Other highlights cited by the world’s 10th largest reinsurer included the following:
— Return on equity of 12.6 percent (plus 6.7 percentage points)
— Gross premiums written: US$ 1.4 billion (plus 9.5 percent)
— Non-life combined ratio: 96.4 percent (improved by 1.7 percentage points)
— Total investment income yield: 4.1 percent (improved by 1.2 percentage points)
— Shareholders’ equity: US$ 2.2 billion (plus 4.8 percent)
— Cash flows: US$ 228.6 million (plus 9.7 percent)
CEO Dirk Lohmann commented: “The first quarter operating income is the best Converium has thus far reported in its history. I am encouraged by the continuing improvement in the combined ratio as well as the growth in our investment results, which are developing as we had anticipated.”
He also indicated that the company was “carefully observing the consolidation process unfolding in the reinsurance industry. Depending on opportunity, Converium is ready to play an active role in this process – in a way that is accretive to our shareholders and without assuming material legacy issues.” Translation: We want to buy somebody, provided they don’t have a lot of long-tail liabilities.
CFO Martin Kauer commented “Converium’s financial flexibility is intact. Quarter after quarter, we keep strengthening Converium’s shareholders’ equity and claims supporting capital. The recent approval by our shareholders at our Annual General Meeting of April 27, 2004 to create an authorized capital and a conditional share capital serves to further enhance Converium’s financial flexibility, which will allow us to capitalize on opportunities as they arise.” Translation: And we’ve got the money to do it.
In Converium’s P/C reinsurance lines, which represented approximately 52 percent of total net premiums written, the company reported first quarter net income of $ 60.4 million, an increase of 23.0 percent from $49.1 million in the first quarter of 2003. Gross premiums written increased by 24.2 percent to $ 723.2 million, while net premiums written increased by 24.5 percent to $ 671.6 million, and net premiums earned increased by 14.8 percent to $443.4 million.
“This growth was driven by the Motor lines of business (net premiums written: plus 38.4 percent to US$ 279.5 million) and General Third Party Liability (net premiums written: plus 46.5 percent to US$ 128.5 million),” said the announcement.

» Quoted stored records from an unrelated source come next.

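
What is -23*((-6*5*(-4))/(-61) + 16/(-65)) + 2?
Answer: 209778/3965 ≈ 52.907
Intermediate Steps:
-23*((-6*5*(-4))/(-61) + 16/(-65)) + 2 = -23*((-2*15*(-4))*(-1/61) + 16*(-1/65)) + 2 = -23*(-30*(-4)*(-1/61) - 16/65) + 2 = -23*(120*(-1/61) - 16/65) + 2 = -23*(-120/61 - 16/65) + 2 = -23*(-8776/3965) + 2 = 201848/3965 + 2 = 209778/3965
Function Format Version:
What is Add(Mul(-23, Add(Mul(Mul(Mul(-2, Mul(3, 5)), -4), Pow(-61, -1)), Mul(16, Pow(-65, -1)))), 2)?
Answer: Rational(209778, 3965) ≈ 52.907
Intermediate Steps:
Add(Mul(-23, Add(Mul(Mul(Mul(-2, Mul(3, 5)), -4), Pow(-61, -1)), Mul(16, Pow(-65, -1)))), 2) = Add(Mul(-23, Add(Mul(Mul(Mul(-2, 15), -4), Rational(-1, 61)), Mul(16, Rational(-1, 65)))), 2) = Add(Mul(-23, Add(Mul(Mul(-30, -4), Rational(-1, 61)), Rational(-16, 65))), 2) = Add(Mul(-23, Add(Mul(120, Rational(-1, 61)), Rational(-16, 65))), 2) = Add(Mul(-23, Add(Rational(-120, 61), Rational(-16, 65))), 2) = Add(Mul(-23, Rational(-8776, 3965)), 2) = Add(Rational(201848, 3965), 2) = Rational(209778, 3965)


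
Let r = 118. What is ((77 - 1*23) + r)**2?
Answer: 29584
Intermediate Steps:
((77 - 1*23) + r)**2 = ((77 - 1*23) + 118)**2 = ((77 - 23) + 118)**2 = (54 + 118)**2 = 172**2 = 29584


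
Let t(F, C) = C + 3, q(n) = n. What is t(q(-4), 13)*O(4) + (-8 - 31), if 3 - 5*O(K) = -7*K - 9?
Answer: 89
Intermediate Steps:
t(F, C) = 3 + C
O(K) = 12/5 + 7*K/5 (O(K) = ⅗ - (-7*K - 9)/5 = ⅗ - (-9 - 7*K)/5 = ⅗ + (9/5 + 7*K/5) = 12/5 + 7*K/5)
t(q(-4), 13)*O(4) + (-8 - 31) = (3 + 13)*(12/5 + (7/5)*4) + (-8 - 31) = 16*(12/5 + 28/5) - 39 = 16*8 - 39 = 128 - 39 = 89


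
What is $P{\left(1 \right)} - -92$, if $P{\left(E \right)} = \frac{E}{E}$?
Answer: $93$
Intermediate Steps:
$P{\left(E \right)} = 1$
$P{\left(1 \right)} - -92 = 1 - -92 = 1 + 92 = 93$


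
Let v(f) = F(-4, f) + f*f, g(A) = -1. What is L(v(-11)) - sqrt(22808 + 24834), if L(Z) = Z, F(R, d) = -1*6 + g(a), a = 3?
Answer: 114 - sqrt(47642) ≈ -104.27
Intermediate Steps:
F(R, d) = -7 (F(R, d) = -1*6 - 1 = -6 - 1 = -7)
v(f) = -7 + f**2 (v(f) = -7 + f*f = -7 + f**2)
L(v(-11)) - sqrt(22808 + 24834) = (-7 + (-11)**2) - sqrt(22808 + 24834) = (-7 + 121) - sqrt(47642) = 114 - sqrt(47642)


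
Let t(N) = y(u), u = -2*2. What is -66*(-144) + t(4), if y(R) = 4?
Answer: 9508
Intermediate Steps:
u = -4
t(N) = 4
-66*(-144) + t(4) = -66*(-144) + 4 = 9504 + 4 = 9508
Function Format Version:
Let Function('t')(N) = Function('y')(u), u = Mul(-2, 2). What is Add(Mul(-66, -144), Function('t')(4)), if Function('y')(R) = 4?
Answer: 9508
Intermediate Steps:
u = -4
Function('t')(N) = 4
Add(Mul(-66, -144), Function('t')(4)) = Add(Mul(-66, -144), 4) = Add(9504, 4) = 9508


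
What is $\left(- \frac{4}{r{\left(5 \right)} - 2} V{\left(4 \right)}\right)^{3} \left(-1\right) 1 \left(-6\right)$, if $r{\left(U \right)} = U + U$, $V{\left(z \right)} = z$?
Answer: $-48$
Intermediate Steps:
$r{\left(U \right)} = 2 U$
$\left(- \frac{4}{r{\left(5 \right)} - 2} V{\left(4 \right)}\right)^{3} \left(-1\right) 1 \left(-6\right) = \left(- \frac{4}{2 \cdot 5 - 2} \cdot 4\right)^{3} \left(-1\right) 1 \left(-6\right) = \left(- \frac{4}{10 - 2} \cdot 4\right)^{3} \left(\left(-1\right) \left(-6\right)\right) = \left(- \frac{4}{8} \cdot 4\right)^{3} \cdot 6 = \left(\left(-4\right) \frac{1}{8} \cdot 4\right)^{3} \cdot 6 = \left(\left(- \frac{1}{2}\right) 4\right)^{3} \cdot 6 = \left(-2\right)^{3} \cdot 6 = \left(-8\right) 6 = -48$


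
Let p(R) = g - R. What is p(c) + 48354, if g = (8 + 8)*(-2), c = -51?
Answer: 48373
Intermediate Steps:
g = -32 (g = 16*(-2) = -32)
p(R) = -32 - R
p(c) + 48354 = (-32 - 1*(-51)) + 48354 = (-32 + 51) + 48354 = 19 + 48354 = 48373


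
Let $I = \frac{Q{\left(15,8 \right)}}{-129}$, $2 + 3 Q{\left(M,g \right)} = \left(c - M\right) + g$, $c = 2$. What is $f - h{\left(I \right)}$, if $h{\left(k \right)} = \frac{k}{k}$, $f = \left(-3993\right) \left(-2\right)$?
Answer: $7985$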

The gains were “partially offset by the Property line (net premiums written: minus 1.2 percent to US$ 241.5 million).”
The bulletin noted that “This growth reflects the fact that Converium’s distribution platform provides access to profitable business and that strict underwriting discipline and cycle management were applied. The Standard Property & Casualty Reinsurance segment’s non-life combined ratio was 92.1 percent for the first quarter of 2004 (compared to 90.9 percent for the first quarter of 2003) reflecting the strong underlying profitability of this segment’s book of business, particularly of the most recent underwriting years. Overall, the results of Converium’s catastrophe business were well within the model-based expectations.”
Executive VP Standard P/C Reinsurance, Frank Schaar commented: “Converium’s strong global distribution platform provides access to the business in the quantity and the quality we want to see. Our transparent pricing approach allows us to be selective in the business we accept while maintaining strong client relationships.”
He added that the “April 1, 2004 renewal season that is driven by the Far East confirmed our expectations regarding the development of terms and conditions. While we experienced strong competition in the Property line of business, we continued to strictly apply Converium’s profitability standards.”